Engineering the Future of Software
Feb 3–4, 2019: Training
Feb 4–6, 2019: Tutorials & Conference
New York, NY

Data governance and discovery in an end-to-end, heterogeneous data infrastructure

Barbara Eckman (Comcast)
4:50pm–5:40pm Wednesday, February 6, 2019
Data
Location: Trianon Ballroom
Secondary topics:  Best Practice, Case Study
Average rating: ****.
(4.75, 4 ratings)

Who is this presentation for?

  • Architects and managers

Level

Intermediate

Prerequisite knowledge

  • Familiarity with cloud computing and the big data ecosystem

What you'll learn

  • Learn why data governance and discovery are important for the most effective use of data across silos for predictions of business success and failure
  • Discover where data governance and discovery fit in an enterprise architecture
  • Explore challenges for data governance and discovery in a heterogeneous environment (multiple Hadoop providers, on-premises, and in the public cloud)
  • Learn considerations for choosing data governance and discovery software and best practices for data governance and discovery

Description

Comcast is evolving a cloud-based infrastructure for ingesting, enriching, storing, and accessing data to support classic analytic use cases, real-time operational analysis, and modern machine learning techniques. What all these use cases have in common is the need to find high-quality data of interest, understand its semantics, and trace its route from streaming ingestion to final storage in a data lake.
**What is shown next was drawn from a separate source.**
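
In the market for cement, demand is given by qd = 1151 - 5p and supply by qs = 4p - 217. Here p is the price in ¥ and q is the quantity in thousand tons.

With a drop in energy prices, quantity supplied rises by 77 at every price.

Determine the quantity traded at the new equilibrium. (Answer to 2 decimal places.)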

Data governance comprises a wide variety of concerns: ensuring metadata is well documented and uses common structures wherever possible; representing data quality and maturity levels; identifying and protecting PII; capturing data lineage at every stage of the pipeline, so that consumers of data lake objects know where the data originated, who produced it, and how it has been enriched, aggregated, or manipulated in its journey through the pipeline and data producers know what happens to their data after they publish it (who touches it and how they change it); and providing the ability to search a wide variety of metadata to find data to meet specific use cases (for example, EDWs, RDBMSs, Kafka topics, Hadoop objects on-premises, S3 data lake objects in the public cloud, and even ML models and feature sets).

Capturing this metadata, data quality metrics, and lineage requires data governance tooling to interleave with the enterprise architecture at many touchpoints. Metadata is loaded in batch from on-premises data stores like EDWs or RDBMSs. Capturing metadata and lineage is event driven in on-premises Hadoop environments and public cloud S3 data lakes as individual buckets, files, and tables are created or updated. Additional lineage is captured when transformation jobs or modeling pipelines are defined and registered in the self-service portal. Avro schemas for Kafka topics are captured when they have been reviewed and approved by our governance process. Serverless technologies like AWS lambda functions enable us to capture metadata and lineage in an event-driven manner with a small footprint.

Barbara Eckman discusses factors to consider in choosing data governance and metadata management software, shares the choices made at Comcast, and outlines some of the challenges faced along the way.

Photo of Barbara Eckman

Barbara Eckman

Comcast

Barbara Eckman is a principal data architect at Comcast, where she leads data governance for an innovative, division-wide initiative comprising near-real-time ingesting, streaming, transforming, storing, and analyzing big data. Barbara is a technical innovator and strategist with internationally recognized expertise in scientific data architecture and integration. Her experience includes technical leadership positions at a Human Genome Project center, Merck, GlaxoSmithKline, and IBM. She served on the IBM Academy of Technology, an internal peer-elected organization akin to the National Academy of Sciences.